Points to remember:
1. The statue of Ozymandias stands as a metaphor (symbol) of the temporal (not permanent) nature of political power. Time and history have a destructive power that brings all to an end.
2. The statue in the poem also symbolizes pride or ‘hubris’ (arrogance) of all humanity in any form it may take.
3. Material possessions do not last.
4. The poet points out to us that all that is left is art (the remains) and a few words (what is written on the pedestal). It seems therefore that art and language outlast the legacies of power. (see Shakespeare’s Sonnet LX)
5. In describing Ozymandias the poet distances him from our present reality in fact the narrator meets a traveller who describes the remains. This level of obscurity (far and distant) makes the king seem less powerful and commanding.
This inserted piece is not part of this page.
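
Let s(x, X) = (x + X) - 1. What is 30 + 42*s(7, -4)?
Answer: 114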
6. The sculptor is able to transfer the King’s pride and arrogance to the statue where we can still see these expressions, even though it is now in ruins.
7. “the lone and level sands” - It is nature that is constant and unchanging, this is emphasised by the alliterations used at the end.
8. Irony is used in the description of “that colossal wreck” – this is an oxymoron or a contradiction in terms. The ruins are described as “colossal” yet they are now in ruins. The diction used emphasises that nothing remains – “ruins”, “ decay” , “shattered” and “nothing”.
9. Ozymandias is a Petrarchan sonnet metered in iambic pentameter. The rhyme scheme is unusual linking the octave with the sestet : ABABACDCEDEFEF.
10. Important quotes : “shattered visage”
“ Look on my works, ye Mighty, and despair!” “Nothing besides remains.” “boundless and bare”
“The lone and level sands stretch far away.”